Under front page banners that proclaimed the triumphs of the war, the Union newspaper catalogued the casualties of flu.

...The influenza situation in Concord remains practically unchanged. Many new cases are reported daily, but it is believed the number of recoveries offset the new ones. The city is practically closed up tight, except for the stores on main st. Soda and ice cream are taboo in the drug stores but there continues a brisk trade in cough and cold remedies. All meeting have been called off, most of these scheduled having been voluntarily abandoned before the orders issued yesterday afternoon by the city board of health. The emergency hospital in the old Elks home was opened this afternoon and five patients were moved in immediately with others in prospect. Mayor French was in charge of the installation of the beds and improved hospital equipment, and assisted personally in the arrangement of things...

Daily newspapers reported calls for nurses and new regulations that forbade church services and limited the number of mourners at funerals.

At Dartmouth College flu raged through the dormitories and the gym served as a makeshift hospital.

A letter from student Clifford Orr dated September twenty seventh, nineteen eighteen tells of his recovery from the disease:

Dear Father:-- You needn’t worry any more, because I’m all right now. The doctor let me go to classes today, and I am feeling almost as well as usual. I still am feeling pretty stuffed up, but coming fine. I surely was lucky not to have been worse. Some fellows who were taken sick before I was are still in bed, and liable to be for some time. I was only in bed from Monday afternoon to Thursday noon, while several right in the same dorm have been there a week. One freshman has died, and I don’t know how many soldiers. Chapel has been cut out, the movies closed, and Dartmouth Night which was to be held next Monday to celebrate the college’s 150th birthday has been cancelled. I was going to ask you to try your hardest to be here and see the fun, but nothing is going to happen. The epidemic has killed what little college life there was. I have not been examined yet and shall not be until I stop coughing and sneezing, and can see and hear better. The doctors have been so busy with the “influence” as it is called here (influenza) that not much examining has been done.
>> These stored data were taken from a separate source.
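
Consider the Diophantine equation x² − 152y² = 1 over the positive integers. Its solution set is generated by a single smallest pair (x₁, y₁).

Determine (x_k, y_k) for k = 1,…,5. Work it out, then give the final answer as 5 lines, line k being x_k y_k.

37 3
2737 222
202501 16425
14982337 1215228
1108490437 89910447

[12; 3,24] for √152; ℓ=2 ⇒ convergent index 1
a_0=12:  p_0=12·1+0=12,  q_0=12·0+1=1
a_1=3:  p_1=3·12+1=37,  q_1=3·1+0=3
fundamental: x₁=37, y₁=3  (since 1369 − 152·9 = 1)
(x_2, y_2) = (37·37 + 152·3·3, 37·3 + 3·37) = (2737, 222)
(x_3, y_3) = (37·2737 + 152·3·222, 37·222 + 3·2737) = (202501, 16425)
(x_4, y_4) = (37·202501 + 152·3·16425, 37·16425 + 3·202501) = (14982337, 1215228)
(x_5, y_5) = (37·14982337 + 152·3·1215228, 37·1215228 + 3·14982337) = (1108490437, 89910447)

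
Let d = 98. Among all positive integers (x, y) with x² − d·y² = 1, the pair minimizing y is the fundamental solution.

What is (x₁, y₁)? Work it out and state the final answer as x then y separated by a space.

√98 = [9; 1,8,1,18, …], period ℓ=4 (even) → k=3
a_0=9:  p_0=9·1+0=9,  q_0=9·0+1=1
…
a_2=8:  p_2=8·10+9=89,  q_2=8·1+1=9
a_3=1:  p_3=1·89+10=99,  q_3=1·9+1=10
fundamental: x₁=99, y₁=10  (since 9801 − 98·100 = 1)

99 10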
There are only about eight doctors in town and it takes some time to care for one hundred cases in the hospital, one hundred twenty five in the Gym, and probably one hundred fifty in the different dorms. I understand, however, that the exam is strict and that only fifty percent are passing. This may be only rumor, for I don’t know anyone yet who has been turned down.

By mid October the flu was its most greedy—claiming at least a dozen lives each day in New Hampshire.
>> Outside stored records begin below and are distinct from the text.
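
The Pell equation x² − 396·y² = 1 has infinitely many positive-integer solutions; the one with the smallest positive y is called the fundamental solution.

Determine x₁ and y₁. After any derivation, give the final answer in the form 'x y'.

√396 → a₀=19, period (1,8,1,38); ℓ=4 even so k=3
i=0: a=19 ⇒ p=19, q=1
…
i=2: a=8 ⇒ p=179, q=9
i=3: a=1 ⇒ p=199, q=10
fundamental: x₁=199, y₁=10  (since 39601 − 396·100 = 1)

199 10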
On days that the death toll was down by one, the Union would report that the epidemic was waning, only to have the optimism snuffed by a new flurry of fatalities.
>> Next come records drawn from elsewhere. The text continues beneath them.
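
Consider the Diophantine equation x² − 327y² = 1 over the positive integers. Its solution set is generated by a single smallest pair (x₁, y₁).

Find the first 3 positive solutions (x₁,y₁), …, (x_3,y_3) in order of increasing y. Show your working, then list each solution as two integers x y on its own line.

[18; 12,36] for √327; ℓ=2 ⇒ convergent index 1
step 0: (18, 1)  from 18·(1,0) + (0,1)
step 1: (217, 12)  from 12·(18,1) + (1,0)
(x₁, y₁) = (217, 12);  217² − 327·12² = 1 ✓
k=2:  x_2 = 217·217+327·12·12 = 94177,  y_2 = 217·12+12·217 = 5208
k=3:  x_3 = 217·94177+327·12·5208 = 40872601,  y_3 = 217·5208+12·94177 = 2260260

217 12
94177 5208
40872601 2260260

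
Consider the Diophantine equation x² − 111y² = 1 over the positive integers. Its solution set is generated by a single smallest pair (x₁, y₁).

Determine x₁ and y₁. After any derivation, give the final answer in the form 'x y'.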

But by October twenty fifth—with as much mystery and speed as it entered the state—the flu was on its way out of New Hampshire.

The Union newspaper reported that the flu had run out of steam.

...Monday of the coming week will see the closing ban on amusements lifted. Schools will reopen and all theatres and moving picture houses, soda fountains, and ice cream parlors will resume business. Fruit stores that have made a practice of opening on Sundays prior to the epidemic can re-open this coming Sunday for the sale of fruit only. Church services on week days may be resumed. Business meetings, lectures, lodge and social meetings can be held as well as political rallies. The reading room of the city library also will open. Pool, and billiard rooms, as well as bowling alleys and coffee houses will be permitted to reopen.

According to records at the Department of Commerce, two thousand people in New Hampshire died of flu in nineteen eighteen—compared to just one hundred forty five the year before.

Many also died of pneumonia that developed from the flu.

In all, over six hundred thousand Americans died from the Spanish flu—six times as many as died in World War One.

Dr. Kirkland says it’s uncertain whether the next pandemic will be as severe.

Vaccines, antivirals, and education could put a big dent in the flu’s might.

What is certain, she says, is that the next pandemic is not an if, but a when.